С Фридрихом Горенштейном я познакомился довольно внезапно. Мое внимание привлекала обложка его романа «Место» в издании «Азбука». До этого я об авторе не слышал ровным счетом ничего, потому решил загуглить и узнать кто он вообще такой.
Роль Горенштейна в качестве сценариста «Соляриса» Тарковского и множество лестных отзывов в адрес его творчества еще больше подогрели мой интерес. Слово за слово, и вот сборник его повестей у меня в руках.
И знаете, в этот раз отзывы оказались не так уж и далеки от истины. Лично я могу назвать Горенштейна весьма занимательным, талантливым, пусть и довольно своеобразным автором.
Повесть «Улица красных зорь» в первую очередь меня захватила мрачной и немного давящей атмосферой советской глубинки, а позже добила разрывающим душу финалом. Могу рекомендовать эту повесть как эталонный пример драмы, где все и у всех плохо, но при этом где все настолько цепляющие и достоверно написано, что действительно трогает.
«Чок-Чок» захватила меня явно меньше, но все же оставила какое-никакое впечатление под конец, пусть и не без вопросов к некоторым моментам.

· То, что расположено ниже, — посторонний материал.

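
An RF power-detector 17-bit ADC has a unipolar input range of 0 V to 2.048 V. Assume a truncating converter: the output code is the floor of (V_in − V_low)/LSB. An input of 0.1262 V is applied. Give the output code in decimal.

code 8076

Full-scale span = 2.048 V; LSB = 2.048/2^17 = 15.62 µV.
Input sits at 8076.800 steps above V_low.
⌊·⌋(8076.800) = 8076.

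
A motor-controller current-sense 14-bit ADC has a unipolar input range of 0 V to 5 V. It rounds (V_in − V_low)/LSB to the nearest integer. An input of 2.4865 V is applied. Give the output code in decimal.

LSB = 5 V / 16384 = 305.18 µV.
(2.4865 − 0) / 0.000305176 = 8147.763 LSBs.
round(8147.763) = 8148.

code 8148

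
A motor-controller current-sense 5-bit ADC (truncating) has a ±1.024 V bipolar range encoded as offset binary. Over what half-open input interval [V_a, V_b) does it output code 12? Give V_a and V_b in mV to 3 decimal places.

[-256.000 mV, -192.000 mV)

LSB = 2.048/2^5 = 64.000 mV.
V_a = V_low + 12·LSB = -0.256 V; V_b = V_low + 13·LSB = -0.192 V.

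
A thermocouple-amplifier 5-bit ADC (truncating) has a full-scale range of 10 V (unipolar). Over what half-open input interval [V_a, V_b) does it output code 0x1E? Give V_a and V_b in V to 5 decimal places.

LSB = 10/2^5 = 312.500 mV.
Code 0x1E = 30 decimal.
V_a = V_low + 30·LSB = 9.375 V; V_b = V_low + 31·LSB = 9.6875 V.

[9.37500 V, 9.68750 V)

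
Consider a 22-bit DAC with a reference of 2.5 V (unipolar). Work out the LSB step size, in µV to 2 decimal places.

Full-scale span = 2.5 V.
LSB = 2.5 / 2^22 = 2.5 / 4194304 = 5.96046e-07 V = 0.60 µV.

0.60 µV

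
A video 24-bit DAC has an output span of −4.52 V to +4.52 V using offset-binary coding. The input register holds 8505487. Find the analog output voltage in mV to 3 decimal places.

LSB = 9.04 V / 2^24 = 0.54 µV.
V_out = (−4.52) + 8505487 × 5.38826e-07 V = 0.0629774 V.
= 62.977 mV.

62.977 mV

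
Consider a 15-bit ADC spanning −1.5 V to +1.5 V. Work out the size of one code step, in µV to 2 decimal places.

Full-scale span = 3 V.
LSB = 3 / 2^15 = 3 / 32768 = 9.15527e-05 V = 91.55 µV.

91.55 µV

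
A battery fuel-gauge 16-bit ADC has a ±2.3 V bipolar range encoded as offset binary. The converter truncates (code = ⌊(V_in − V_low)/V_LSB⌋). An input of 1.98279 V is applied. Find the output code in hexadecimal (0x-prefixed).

code 0xEE58 (decimal 61016)

Full-scale span = 4.6 V; LSB = 4.6/2^16 = 70.19 µV.
Input sits at 61016.723 steps above V_low.
So the output code is 61016.
In hexadecimal (0x-prefixed): 0xEE58.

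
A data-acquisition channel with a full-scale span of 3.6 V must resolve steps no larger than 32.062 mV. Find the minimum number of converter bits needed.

Number of steps required ≥ 3.6 V / 32.062 mV = 112.28.
Need 2^N ≥ 112.28; 2^6 = 64, 2^7 = 128.
Minimum N = 7.

7 bits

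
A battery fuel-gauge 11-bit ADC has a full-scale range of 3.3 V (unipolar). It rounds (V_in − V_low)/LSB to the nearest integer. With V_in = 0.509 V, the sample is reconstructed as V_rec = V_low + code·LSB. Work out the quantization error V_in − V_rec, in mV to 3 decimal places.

-0.180 mV

LSB = 3.3/2^11 = 1.611 mV.
(V_in − V_low)/LSB = (0.509 − 0)/0.00161133 = 315.8885 → code 316 (round).
Code 316 maps back to 0 + 316×0.00161133 V = 0.50917969 V.
Difference: -0.000179687 V → -0.180 mV.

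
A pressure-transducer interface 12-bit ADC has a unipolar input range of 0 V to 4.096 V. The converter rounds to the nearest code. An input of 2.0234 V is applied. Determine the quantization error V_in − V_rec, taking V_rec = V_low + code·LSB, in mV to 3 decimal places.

Step size: 4.096 V ÷ 2^12 = 1.000 mV.
Scaled input = 2023.4000 LSBs, so code = 2023.
Reconstructed: 2.023 V.
V_in − V_rec = 0.0004 V = 0.400 mV.

0.400 mV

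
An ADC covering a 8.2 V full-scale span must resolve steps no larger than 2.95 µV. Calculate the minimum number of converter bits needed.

Number of steps required ≥ 8.2 V / 2.95 µV = 2779661.02.
Need 2^N ≥ 2779661.02; 2^21 = 2097152, 2^22 = 4194304.
Minimum N = 22.

22 bits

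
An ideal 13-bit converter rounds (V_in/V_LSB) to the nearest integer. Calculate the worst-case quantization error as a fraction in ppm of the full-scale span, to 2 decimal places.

61.04 ppm

Rounding → worst-case error = ½ LSB = V_FS/2^14, so 1e+06/16384 = 61.0352 ppm of full scale.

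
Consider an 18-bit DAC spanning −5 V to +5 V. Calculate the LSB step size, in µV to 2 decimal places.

38.15 µV

Full-scale span = 10 V.
LSB = 10 / 2^18 = 10 / 262144 = 3.8147e-05 V = 38.15 µV.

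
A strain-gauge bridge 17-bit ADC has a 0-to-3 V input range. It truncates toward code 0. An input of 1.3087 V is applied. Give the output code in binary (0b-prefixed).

With 131072 levels over 3 V, one step is 22.89 µV.
(V_in − V_low)/LSB = (1.3087 − 0) / 2.28882e-05 = 57177.975.
⌊·⌋(57177.975) = 57177.
In binary (0b-prefixed): 0b1101111101011001.

code 0b1101111101011001 (decimal 57177)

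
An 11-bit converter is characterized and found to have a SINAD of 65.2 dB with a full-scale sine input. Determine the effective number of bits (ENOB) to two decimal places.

ENOB = (SINAD − 1.76) / 6.02 = (65.2 − 1.76)/6.02 = 10.538.

10.54 bits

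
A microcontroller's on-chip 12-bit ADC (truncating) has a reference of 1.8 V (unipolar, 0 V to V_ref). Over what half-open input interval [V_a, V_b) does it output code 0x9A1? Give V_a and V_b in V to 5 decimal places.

LSB = 1.8/2^12 = 439.45 µV.
Code 0x9A1 = 2465 decimal.
V_a = V_low + 2465·LSB = 1.08325 V; V_b = V_low + 2466·LSB = 1.08369 V.

[1.08325 V, 1.08369 V)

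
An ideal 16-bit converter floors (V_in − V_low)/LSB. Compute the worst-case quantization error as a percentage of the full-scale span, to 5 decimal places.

Truncating → worst-case error = 1 LSB = V_FS/2^16, so 100/65536 = 0.00152588 % of full scale.

0.00153 %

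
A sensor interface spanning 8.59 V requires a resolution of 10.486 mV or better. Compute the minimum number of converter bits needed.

10 bits

Number of steps required ≥ 8.59 V / 10.486 mV = 819.19.
Need 2^N ≥ 819.19; 2^9 = 512, 2^10 = 1024.
Minimum N = 10.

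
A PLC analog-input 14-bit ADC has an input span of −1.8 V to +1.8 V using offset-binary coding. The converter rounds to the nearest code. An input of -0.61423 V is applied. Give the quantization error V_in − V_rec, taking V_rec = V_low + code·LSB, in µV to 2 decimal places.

-94.26 µV

One LSB is 3.6 V / 16384 = 219.73 µV.
Scaled input = 5396.5710 LSBs, so code = 5397.
Reconstructed: -0.61413574 V.
Difference: -9.42578e-05 V → -94.26 µV.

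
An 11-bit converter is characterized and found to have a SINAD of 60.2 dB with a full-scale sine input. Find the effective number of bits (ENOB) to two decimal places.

ENOB = (SINAD − 1.76) / 6.02 = (60.2 − 1.76)/6.02 = 9.708.

9.71 bits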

Складывается ощущение, что именно ради аллегории «Сковывающих колец дурных впечатлений» все это и было написано. Могу только сказать, что все приведенные в повести примеры удались на славу.
«Муха у капли чая» пример абсолютнейшей шизы, но при этом прекрасно написанной и не без умных мыслей на страницах. Определенно, если отделиться от языческого земного и уйти в абсолютно духовное, то ничего хорошего не выйдет. В принципе, повесть можно описать одной цитатой:

«И чем дальше мы уходим от Влажной Бездны Начала, тем больше мертвых чувств, самообмана, бессилия перед тайнами, которые в языческом прошлом были понятны каждому подростку». 

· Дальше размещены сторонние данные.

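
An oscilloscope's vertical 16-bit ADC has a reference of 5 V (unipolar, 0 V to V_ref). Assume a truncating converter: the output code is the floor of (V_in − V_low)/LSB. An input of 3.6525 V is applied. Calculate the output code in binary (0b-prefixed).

Full-scale span = 5 V; LSB = 5/2^16 = 76.29 µV.
(3.6525 − 0) / 7.62939e-05 = 47874.048 LSBs.
⌊·⌋(47874.048) = 47874.
In binary (0b-prefixed): 0b1011101100000010.

code 0b1011101100000010 (decimal 47874)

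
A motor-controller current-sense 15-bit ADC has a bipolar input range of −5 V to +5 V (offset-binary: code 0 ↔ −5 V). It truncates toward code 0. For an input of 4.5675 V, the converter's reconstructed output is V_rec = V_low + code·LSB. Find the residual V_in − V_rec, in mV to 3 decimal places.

0.239 mV

One LSB is 10 V / 32768 = 305.18 µV.
(V_in − V_low)/LSB = (4.5675 − (−5))/0.000305176 = 31350.7840 → code 31350 (floor).
Code 31350 maps back to (−5) + 31350×0.000305176 V = 4.5672607 V.
Difference: 0.000239258 V → 0.239 mV.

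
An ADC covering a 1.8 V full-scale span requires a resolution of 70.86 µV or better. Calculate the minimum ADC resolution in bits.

15 bits

Number of steps required ≥ 1.8 V / 70.86 µV = 25402.20.
Need 2^N ≥ 25402.20; 2^14 = 16384, 2^15 = 32768.
Minimum N = 15.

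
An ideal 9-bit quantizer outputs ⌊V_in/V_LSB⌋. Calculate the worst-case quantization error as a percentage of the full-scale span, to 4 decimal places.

0.1953 %

Truncating → worst-case error = 1 LSB = V_FS/2^9, so 100/512 = 0.195312 % of full scale.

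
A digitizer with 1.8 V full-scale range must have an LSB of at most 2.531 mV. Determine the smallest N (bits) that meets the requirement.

10 bits

Number of steps required ≥ 1.8 V / 2.531 mV = 711.18.
Need 2^N ≥ 711.18; 2^9 = 512, 2^10 = 1024.
Minimum N = 10.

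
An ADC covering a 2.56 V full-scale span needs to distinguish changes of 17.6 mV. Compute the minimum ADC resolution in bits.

Number of steps required ≥ 2.56 V / 17.6 mV = 145.45.
Need 2^N ≥ 145.45; 2^7 = 128, 2^8 = 256.
Minimum N = 8.

8 bits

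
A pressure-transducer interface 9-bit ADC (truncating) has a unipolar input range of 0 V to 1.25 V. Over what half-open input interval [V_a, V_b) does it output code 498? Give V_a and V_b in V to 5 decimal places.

LSB = 1.25/2^9 = 2.441 mV.
V_a = V_low + 498·LSB = 1.21582 V; V_b = V_low + 499·LSB = 1.21826 V.

[1.21582 V, 1.21826 V)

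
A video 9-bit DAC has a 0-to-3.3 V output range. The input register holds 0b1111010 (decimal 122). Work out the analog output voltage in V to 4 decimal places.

LSB = 3.3 V / 2^9 = 6.445 mV.
Code 0b1111010 = 122 decimal.
V_out = 0 + 122 × 0.00644531 V = 0.786328 V.

0.7863 V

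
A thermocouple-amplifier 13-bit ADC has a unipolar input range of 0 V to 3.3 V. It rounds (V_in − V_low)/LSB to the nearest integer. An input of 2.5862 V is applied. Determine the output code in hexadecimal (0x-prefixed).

code 0x1914 (decimal 6420)

With 8192 levels over 3.3 V, one step is 402.83 µV.
(2.5862 − 0) / 0.000402832 = 6420.046 LSBs.
round(6420.046) = 6420.
In hexadecimal (0x-prefixed): 0x1914.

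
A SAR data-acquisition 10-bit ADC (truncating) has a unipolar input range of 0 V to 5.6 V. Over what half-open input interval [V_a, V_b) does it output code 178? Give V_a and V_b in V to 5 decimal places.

[0.97344 V, 0.97891 V)

LSB = 5.6/2^10 = 5.469 mV.
V_a = V_low + 178·LSB = 0.973437 V; V_b = V_low + 179·LSB = 0.978906 V.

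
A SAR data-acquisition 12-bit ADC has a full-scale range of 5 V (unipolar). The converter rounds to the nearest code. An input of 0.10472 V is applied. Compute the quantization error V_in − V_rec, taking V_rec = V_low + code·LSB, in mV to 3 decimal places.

-0.260 mV

One LSB is 5 V / 4096 = 1.221 mV.
(V_in − V_low)/LSB = (0.10472 − 0)/0.0012207 = 85.7866 → code 86 (round).
Reconstructed: 0.10498047 V.
Error = 0.10472 − 0.10498047 = -0.000260469 V = -0.260 mV.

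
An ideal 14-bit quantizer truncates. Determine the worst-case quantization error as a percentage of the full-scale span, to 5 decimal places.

0.00610 %

Truncating → worst-case error = 1 LSB = V_FS/2^14, so 100/16384 = 0.00610352 % of full scale.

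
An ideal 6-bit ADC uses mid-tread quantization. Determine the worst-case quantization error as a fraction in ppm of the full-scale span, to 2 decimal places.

Rounding → worst-case error = ½ LSB = V_FS/2^7, so 1e+06/128 = 7812.5 ppm of full scale.

7812.50 ppm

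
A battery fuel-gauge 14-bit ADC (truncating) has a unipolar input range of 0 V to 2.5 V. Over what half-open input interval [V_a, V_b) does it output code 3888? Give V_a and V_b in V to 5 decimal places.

[0.59326 V, 0.59341 V)

LSB = 2.5/2^14 = 152.59 µV.
V_a = V_low + 3888·LSB = 0.593262 V; V_b = V_low + 3889·LSB = 0.593414 V.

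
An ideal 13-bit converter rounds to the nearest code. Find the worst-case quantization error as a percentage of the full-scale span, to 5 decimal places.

0.00610 %

Rounding → worst-case error = ½ LSB = V_FS/2^14, so 100/16384 = 0.00610352 % of full scale.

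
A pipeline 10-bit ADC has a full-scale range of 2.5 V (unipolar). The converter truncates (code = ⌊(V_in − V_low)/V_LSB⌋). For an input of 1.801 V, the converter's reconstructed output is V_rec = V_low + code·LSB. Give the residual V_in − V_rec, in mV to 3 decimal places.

1.684 mV

LSB = 2.5/2^10 = 2.441 mV.
(1.801 − 0)/0.00244141 = 737.6896; ⌊·⌋ gives code 737.
Reconstructed: 1.7993164 V.
V_in − V_rec = 0.00168359 V = 1.684 mV.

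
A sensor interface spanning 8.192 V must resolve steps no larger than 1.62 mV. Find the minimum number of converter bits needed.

Number of steps required ≥ 8.192 V / 1.62 mV = 5056.79.
Need 2^N ≥ 5056.79; 2^12 = 4096, 2^13 = 8192.
Minimum N = 13.

13 bits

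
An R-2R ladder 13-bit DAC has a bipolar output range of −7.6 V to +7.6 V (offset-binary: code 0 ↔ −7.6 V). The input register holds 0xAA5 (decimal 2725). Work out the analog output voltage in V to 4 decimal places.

LSB = 15.2 V / 2^13 = 1.855 mV.
Code 0xAA5 = 2725 decimal.
V_out = (−7.6) + 2725 × 0.00185547 V = -2.54385 V.

-2.5438 V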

«Ступени» определенная самая долгая, мутная и обильнее всего загруженная философствованиями повесть из всего сборника. Больший интерес тут вызывает даже не сюжет, а рассуждения главного героя - шиза или пророка, появившегося не в то время, не в том месте. Определенные выводы из его рассуждений я для себя сделал, но что-то мне подсказывает, что каждый воспринимает и проанализирует их по-своему. Но метафора «Ступеней возвышения» и движение по ней разных каст людей определенно запомнится мне надолго.
Фридрих Горенштейн явно незаслуженно обделен вниманием массового читателя и издателей. Нельзя сказать, что этот автор подойдет абсолютно всем и каждому, но заложенные в его текста рассуждения уж точно стоят того, чтобы над ними подискутировать.
Знакомство с творчеством автора обязательно продолжу.